The line, which began forming several days before, stretched for several blocks. When the doors finally opened, people pushed and shoved one another and fights broke out in several locations. Why? So that they could be the first to own a PlayStation 3, or perhaps resell it on EBay for a vastly inflated price.
As I recently listened to a sermon on 2 Corinthians 8:9, I couldn’t help but think of the contrast between our desire to possess more and our Lord’s willingness to become poor for our sake.
The word “poor” means to be “poor as a beggar, to become indigent and destitute.”
He who enjoyed the richness of the presence of His Father and the joy of the full use of His divine attributes, laid it all aside and became, by contrast, incredibly poor. According to Hodge, “He so far laid aside the glory of his divine majesty, that he was to all appearance a man, and even a servant, so that men refused to recognize him as God, but despised, persecuted, and at last crucified him, as a man.”
This season reminds us of His willingness to become poor, as we consider the truly humble circumstances of His birth. He who deserved to be lavished with all the attention and care humanity could muster was instead forced to enter this world in a cattle stall. Yet, not really forced, but instead choosing to relinquish all rights and privileges He was entitled to enjoy. Why would He become so poor, doing something so contrary to our grasping for more? Paul makes it clear that it was for our sake. Motivated solely by His grace, He wished that you and I might become rich.

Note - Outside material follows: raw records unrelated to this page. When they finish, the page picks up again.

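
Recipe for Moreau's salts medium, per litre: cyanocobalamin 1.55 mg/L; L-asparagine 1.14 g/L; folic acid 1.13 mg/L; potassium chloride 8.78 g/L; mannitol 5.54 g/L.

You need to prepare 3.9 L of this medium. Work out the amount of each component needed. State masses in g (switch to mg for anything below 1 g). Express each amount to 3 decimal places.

Working volume: 3.9 L.
cyanocobalamin: 1.55 mg/L × 3.9 L = 6.045 mg
L-asparagine: 1.14 g/L × 3.9 L = 4.446 g
folic acid: 1.13 mg/L × 3.9 L = 4.407 mg
potassium chloride: 8.78 g/L × 3.9 L = 34.242 g
mannitol: 5.54 g/L × 3.9 L = 21.606 g

cyanocobalamin 6.045 mg; L-asparagine 4.446 g; folic acid 4.407 mg; potassium chloride 34.242 g; mannitol 21.606 g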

The word “rich” means “abounding, abundantly supplied.” He wished for us not to be rich in material things but rich in our reconciliation with God and our position in Him. He desired that we might experience His true riches, so He laid them aside, came to the poorest of countries, was born as the poorest of poor, and eventually was hung on a cross, all for our benefit and the glory of His Father. Now, once again, He is rich in His glory and we are rich in Him if we have placed our faith in Him.
Of course, that passage of Scripture is in the context of an appeal by Paul to the Corinthians to give to a collection for the saints in Jerusalem. He mentions the Macedonians who not only gave but also gave “beyond their ability” (2 Cor. 8:3) and further “first gave themselves to the Lord” (2 Cor. 8:5).
Paul challenges the Corinthians to give in the spirit of the Macedonians and to give ever mindful of the supreme giving of our Lord Jesus Christ. When I read Paul’s description of the Macedonians, I think of the Village Missionaries who serve so faithfully, many in very small, rural communities. They have given themselves to the Lord and have served faithfully and with supreme dedication to the cause of Christ. They could have chosen a life of ease and comfort but instead chose to become a part of a ministry that often sends its missionaries to unremembered, out-of-the-way places.
I also think of the financial partners that have chosen to invest your resources in this ministry. Just as Paul commended the Macedonians, I commend you for your willingness to do so. I am deeply grateful for the privilege of having you as a partner in this ministry. Thank you so much for your giving to Village Missions that ensures that communities across this country and Canada will learn of the Christ of Christmas and the Christ of Calvary! My prayer this Christmas is that we all may know in a deeper, richer way the true riches we have in Christ and know what it took to have them.
May we be willing, if necessary, to surrender false riches so that others may find true riches in Christ.